Step 10: Open the Database in Viewer Mode

  • Open the database that you have added events to with PAMGuard Viewer Mode

    • Use the original binary files
  • Check to see that your events were added correctly under Click Detection–>Show events

Events added through PAMpal

Step 11: Add Spectrogram Annotation Moduel

  • Open the database that you have added events to with PAMGuard Viewer Mode

    • Use the original binary files
  • Add the “Spectrogram Annotation Moduel”

  • Once added you should see “Spectrogram Annotation Settings” under the settings menu

Step 12: Add LOOKUP Table

  • Click on the gear icon for the “User Form Annotation” check box

  • Click on “Create New”

    • A new dialog will pop up and under the left side you will Add a LOOKUP table

    • Fill in the metadata for the table as follows

Step 13: Add drop down list for LOOKUP table

  • Right click on the drop down menu to the right of the Topic section

  • Click on edit list

    • Add the following 4 options as seen in the image to the right
    • Click ok on all of the promts
    • In order for your settings to work you will need to save and restart PAMGaurd

Step 14: Make a Copy of the Events Database

  • We will be comparing the Original Events Database with the Validated Database to pull out metrics such as false positives, false negatives, true positives, true negative and precision and recall

    • This is why we need to validate a copy of the events database and keep one untouched

Step 15: Start Validating Events

  • Use the Click Detector Event List to Navigate to each event
    • Use the click detector to add or remove clicks to an event
      • Use the Wigner and the click spectrum to determine if the click is a 20Hz fin pulse
      • Look at the spectrogram and see if the click looks like a 20Hz fin pulse

Fin pulses in the click detector.
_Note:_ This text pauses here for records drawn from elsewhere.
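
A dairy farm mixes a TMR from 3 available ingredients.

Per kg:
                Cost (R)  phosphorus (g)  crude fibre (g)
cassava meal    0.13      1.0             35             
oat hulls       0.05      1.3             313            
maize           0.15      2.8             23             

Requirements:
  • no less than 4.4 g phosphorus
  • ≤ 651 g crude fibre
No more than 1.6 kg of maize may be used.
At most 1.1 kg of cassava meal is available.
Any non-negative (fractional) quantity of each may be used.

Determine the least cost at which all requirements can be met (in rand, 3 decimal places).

R0.196

Let x1 = kg of cassava meal, x2 = kg of oat hulls, x3 = kg of maize.
Minimize 0.13x1 + 0.05x2 + 0.15x3 with:
  1x1 + 1.3x2 + 2.8x3 ≥ 4.4   (phosphorus)
  35x1 + 313x2 + 23x3 ≤ 651   (crude fibre)
  x3 ≤ 1.6
  x1 ≤ 1.1
  x1, x2, x3 ≥ 0.
The cheapest feasible vertex uses only oat hulls, maize; cassava meal is not used. The phosphorus and crude fibre requirements are met with equality.
Solving gives x2 = 2.034, x3 = 0.6272.
Total cost: 0.05·2.034 + 0.15·0.6272 = 0.19578.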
Click spectrum shows a peak around 20Hz. The wigner shows a slight down sweep.

20Hz Fin Pulses (purple triangles represent where the click detector has picked up a pulse)

Step 16: Annotate Missed Fin Pulses on the Spectrogram Display

  • Scroll through each event using the spectrogram display
    • Annotate any 20Hz pulse that was missed by the click detector
    • Draw a box around the click and use the drop down menu to select the sound you’re boxing

Spectrogram Annotation

Step 17: Compare original event database with the validated events database

  • We then compared the original and validated databases to understand our detector performance.
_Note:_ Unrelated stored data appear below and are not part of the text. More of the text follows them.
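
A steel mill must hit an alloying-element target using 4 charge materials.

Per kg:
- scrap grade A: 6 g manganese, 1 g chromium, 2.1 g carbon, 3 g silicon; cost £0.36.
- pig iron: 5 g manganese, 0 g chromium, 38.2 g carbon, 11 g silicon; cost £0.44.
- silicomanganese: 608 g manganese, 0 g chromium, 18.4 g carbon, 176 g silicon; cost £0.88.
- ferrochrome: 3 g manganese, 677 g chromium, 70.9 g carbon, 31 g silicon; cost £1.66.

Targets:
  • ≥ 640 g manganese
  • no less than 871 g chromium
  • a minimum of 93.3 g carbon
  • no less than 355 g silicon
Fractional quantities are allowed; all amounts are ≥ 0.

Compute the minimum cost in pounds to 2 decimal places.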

    • The detector was tuned to over detect clicks as we wanted to make sure to pick up all of the 20Hz fin pulses. That being said, most of recordings were pretty noisy under 50Hz and the click detector picked up on a lot of false positives

Step 18: Create a Random Forest Model from the validated data

  • Taiki Sakai created a model to use for the classification of 20Hz fin whale pulses based off of the previously validated data. The model and all of the data used can be found on his GitHub site here.

  • We used the model to predict if fin whales were present on an hourly basis on all of our data. While we understand that there were limitations to this model, we felt confident using based off of the following criteria.

    • The model had one of three results: Accepted, Review, Dropped

      • Accepted: 3 or more predictions and a score of 0.85 or higher

      • Review: 3 or more predictions and a score of 0.5 to 0.84

      • Dropped: less than 3 predictions and a score of greater than 0.5

    • Both Accepted and Review detections were reviewed for accuracy

Step 19: Validate Predictions

  • Using Taiki’s finProcessReivewScript.R we can quickly review all “Accepted” and “Review” hours.
    • We would track our progress using a “.CSV”. Under the manualReivew column we entered Fin or NotFin for that hour based off of the spectrogram images.

Spectrogram of 2 min clips. Red circles are predictions

CSV to keep track of review. NAs were dropped by the model

Step 20: Combine all data for plotting

  • From here we gave all .CSVs to Taiki to integrate into the final report plots.